How Nature and the Material World Shaped a Prairie Childhood

Reviewed by Nelle Oosterom

Posted January 22, 2021

Peculiar Lessons is the kind of book to read at leisure and to absorb slowly. Lois Braun’s meditation on the things that formed her world as a child growing up on the rural prairies begins, like the land itself, as somewhat flat. I had to settle in to the rhythm of the writing to appreciate the author’s exploration of seemingly ordinary things like Bible paper and transistor radios.

Most chapters begin with a memory from a free-range 1950s-era Mennonite childhood.

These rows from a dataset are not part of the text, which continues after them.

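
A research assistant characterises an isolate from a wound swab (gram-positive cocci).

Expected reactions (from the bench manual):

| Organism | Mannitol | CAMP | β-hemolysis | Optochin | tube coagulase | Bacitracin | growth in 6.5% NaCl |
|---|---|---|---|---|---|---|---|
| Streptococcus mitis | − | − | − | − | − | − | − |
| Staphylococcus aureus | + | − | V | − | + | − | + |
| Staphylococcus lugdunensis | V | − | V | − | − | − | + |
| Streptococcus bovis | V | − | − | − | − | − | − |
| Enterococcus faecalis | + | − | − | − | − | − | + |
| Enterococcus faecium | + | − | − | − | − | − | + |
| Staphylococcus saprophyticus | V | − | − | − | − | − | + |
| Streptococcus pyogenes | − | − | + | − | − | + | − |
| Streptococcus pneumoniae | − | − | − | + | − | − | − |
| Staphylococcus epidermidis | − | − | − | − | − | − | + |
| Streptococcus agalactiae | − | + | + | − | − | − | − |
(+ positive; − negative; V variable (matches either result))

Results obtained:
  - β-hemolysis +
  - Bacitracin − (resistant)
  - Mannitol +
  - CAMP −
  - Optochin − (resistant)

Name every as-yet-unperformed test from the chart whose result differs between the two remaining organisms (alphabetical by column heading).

tube coagulase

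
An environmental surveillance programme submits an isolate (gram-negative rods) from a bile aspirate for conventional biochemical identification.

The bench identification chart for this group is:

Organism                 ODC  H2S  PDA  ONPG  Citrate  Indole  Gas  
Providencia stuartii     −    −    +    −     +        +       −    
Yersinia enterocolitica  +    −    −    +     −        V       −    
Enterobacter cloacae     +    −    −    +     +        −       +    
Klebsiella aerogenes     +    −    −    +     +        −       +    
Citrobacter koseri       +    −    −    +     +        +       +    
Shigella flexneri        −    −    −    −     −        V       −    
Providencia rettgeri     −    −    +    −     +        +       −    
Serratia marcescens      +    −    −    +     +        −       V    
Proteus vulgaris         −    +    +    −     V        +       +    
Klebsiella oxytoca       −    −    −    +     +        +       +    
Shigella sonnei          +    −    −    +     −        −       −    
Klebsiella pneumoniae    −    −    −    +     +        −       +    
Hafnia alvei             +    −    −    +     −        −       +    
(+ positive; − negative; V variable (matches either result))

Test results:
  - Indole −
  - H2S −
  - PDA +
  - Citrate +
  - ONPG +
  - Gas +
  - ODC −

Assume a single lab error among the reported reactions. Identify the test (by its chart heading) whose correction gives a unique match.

PDA

As reported, no row in the chart matches all 7 reactions.
Reversing Citrate → still no organism matches.
Reversing Gas → still no organism matches.
Reversing Indole → still no organism matches.
Reversing ONPG → still no organism matches.
Reversing ODC → still no organism matches.
Reversing PDA (to −) → unique match: Klebsiella pneumoniae.
Reversing H2S → still no organism matches.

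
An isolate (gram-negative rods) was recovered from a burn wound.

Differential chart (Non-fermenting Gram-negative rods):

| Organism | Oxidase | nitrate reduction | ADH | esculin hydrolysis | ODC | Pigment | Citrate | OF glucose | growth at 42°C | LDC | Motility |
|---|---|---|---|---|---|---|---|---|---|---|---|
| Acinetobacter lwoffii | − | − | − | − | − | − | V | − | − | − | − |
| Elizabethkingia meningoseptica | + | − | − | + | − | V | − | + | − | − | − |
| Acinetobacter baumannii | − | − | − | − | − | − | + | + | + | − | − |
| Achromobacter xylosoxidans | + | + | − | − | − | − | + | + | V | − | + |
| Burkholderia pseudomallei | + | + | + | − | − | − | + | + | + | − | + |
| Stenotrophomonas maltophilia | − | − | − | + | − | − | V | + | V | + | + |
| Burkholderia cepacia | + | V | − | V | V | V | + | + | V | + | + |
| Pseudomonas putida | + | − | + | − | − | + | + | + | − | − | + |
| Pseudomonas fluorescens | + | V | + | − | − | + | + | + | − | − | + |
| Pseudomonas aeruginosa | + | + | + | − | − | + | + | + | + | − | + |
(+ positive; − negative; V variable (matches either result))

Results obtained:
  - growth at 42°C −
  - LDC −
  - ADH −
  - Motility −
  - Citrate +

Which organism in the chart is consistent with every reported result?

Acinetobacter lwoffii

Motility −: excludes 7 organisms — 3 left.
growth at 42°C −: excludes Acinetobacter baumannii — 2 left.
Citrate +: excludes Elizabethkingia meningoseptica — 1 left.
ADH −: the one remaining candidate is consistent.
LDC −: the one remaining candidate is consistent.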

So we have the unlikely image of a young girl in braids and ribbons wielding a mighty sledgehammer to shatter stones. (Was she wearing safety goggles?) This turns into a lesson about Manitoba’s geological past as an immense glacial lake and leads to an interview with a local stone carver.

Another chapter starts with Braun’s memory of being a toddler, with her feet mired in mud after a rain. Soon we are following the rainwater as it empties into ditch, creek, river, lake, and ocean. The prose flows into side streams about wearing gumboots, building rafts, skating on frozen ponds, and almost drowning in a cattle dugout.

Braun goes beyond personal reflection to weave in extended observations from artisans, designers, scientists, and others. Her book is not so much a trip down memory lane as a picnic on a patchwork quilt. There is much to digest.